So the question seems to be does the internet going down at the same time outweigh the internet being down for larger periods in aggregate? I don't know, honestly - seems like a tossup.
Is there a better angle to view this from?
edit: My issues with centralization are more about privacy, incentives, points of authority/leaks/autonomy, etc. Downtime seems the least concerning to me.
Yes.
> If that's true for everyone, then the internet will, in aggregate, be down less with CF than if we distributed better.
That depends on what we define as “the internet”. If we use any single service as a point of measure, then “the internet” will have more downtime. But my desire to use the internet is very seldom to use one specific service. Instead, I want to accomplish a specific task, and if my usual service goes down, with any luck they will have a competitor which is still up.
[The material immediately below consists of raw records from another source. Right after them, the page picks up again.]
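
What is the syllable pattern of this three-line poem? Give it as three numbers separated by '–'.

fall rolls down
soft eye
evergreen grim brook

Line 1: fall(1) + rolls(1) + down(1) = 3
Line 2: soft(1) + eye(1) = 2
Line 3: evergreen(3) + grim(1) + brook(1) = 5

3–2–5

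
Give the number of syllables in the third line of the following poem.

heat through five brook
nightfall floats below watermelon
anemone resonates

The third line: anemone (4), resonates (3) → 7

7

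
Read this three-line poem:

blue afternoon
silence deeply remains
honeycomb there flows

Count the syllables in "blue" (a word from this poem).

"blue" has 1 syllable.

1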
This is why I think this alternative is better; it will encourage competitors to exist, which will provide a level of redundancy above the simple network layer.
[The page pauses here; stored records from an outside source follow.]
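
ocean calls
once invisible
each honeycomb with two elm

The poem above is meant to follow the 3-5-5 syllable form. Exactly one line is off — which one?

Line 1: "ocean calls": 2+1 = 3 ✓
Line 2: "once invisible": 1+4 = 5 ✓
Line 3: "each honeycomb with two elm": 1+3+1+1+1 = 7 (expected 5)

Line 3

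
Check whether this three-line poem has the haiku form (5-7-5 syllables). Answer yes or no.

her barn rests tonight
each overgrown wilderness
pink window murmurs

Line 1: her(1) + barn(1) + rests(1) + tonight(2) = 5 ✓
Line 2: each(1) + overgrown(3) + wilderness(3) = 7 ✓
Line 3: pink(1) + window(2) + murmurs(2) = 5 ✓

Yes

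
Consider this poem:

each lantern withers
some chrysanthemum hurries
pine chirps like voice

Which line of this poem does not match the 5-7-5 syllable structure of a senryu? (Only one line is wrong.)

The third line

Line 1: each(1) + lantern(2) + withers(2) = 5 ✓
Line 2: some(1) + chrysanthemum(4) + hurries(2) = 7 ✓
Line 3: pine(1) + chirps(1) + like(1) + voice(1) = 4 (expected 5)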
When something big like AWS goes down, it’s just understood by users that stuff is all broken everywhere. It’s not really an opportunity to get more users just because your thing is still up during this huge outage.
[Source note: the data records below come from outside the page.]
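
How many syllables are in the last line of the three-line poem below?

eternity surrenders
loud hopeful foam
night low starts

3

The last line: "night low starts": 1+1+1 = 3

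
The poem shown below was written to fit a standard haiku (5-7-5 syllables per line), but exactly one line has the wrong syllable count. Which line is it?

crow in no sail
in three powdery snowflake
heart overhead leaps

The first line

Line 1: crow (1), in (1), no (1), sail (1) → 4 (expected 5)
Line 2: in (1), three (1), powdery (3), snowflake (2) → 7 ✓
Line 3: heart (1), overhead (3), leaps (1) → 5 ✓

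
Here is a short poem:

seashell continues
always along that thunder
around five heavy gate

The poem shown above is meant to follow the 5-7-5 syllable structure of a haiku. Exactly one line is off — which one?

Line 1: seashell(2) + continues(3) = 5 ✓
Line 2: always(2) + along(2) + that(1) + thunder(2) = 7 ✓
Line 3: around(2) + five(1) + heavy(2) + gate(1) = 6 (expected 5)

Line 3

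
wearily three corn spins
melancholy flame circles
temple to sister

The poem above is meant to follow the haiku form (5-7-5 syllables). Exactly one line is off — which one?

The first line

Line 1: wearily (3), three (1), corn (1), spins (1) → 6 (expected 5)
Line 2: melancholy (4), flame (1), circles (2) → 7 ✓
Line 3: temple (2), to (1), sister (2) → 5 ✓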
On top of that, if the alternative is less reliable than CF, any marginal gain in users during that outage (users that were only interested in your service because it was still up) will again be lost during subsequent outages for the exact same reason.
Obviously if you need uptime better than AWS, don't use AWS, or use AWS and someone else. The reason people are fine accepting this is because the impact of "50% of the internet goes down" is hilariously unimpactful - 99% of the internet is just not anything to care about.
It’s like with stocks. A single stock I own might go bust, but with a diversified portfolio, I won’t really care. But if ⅓ of all stocks go bust at the same time, that’s a market crash.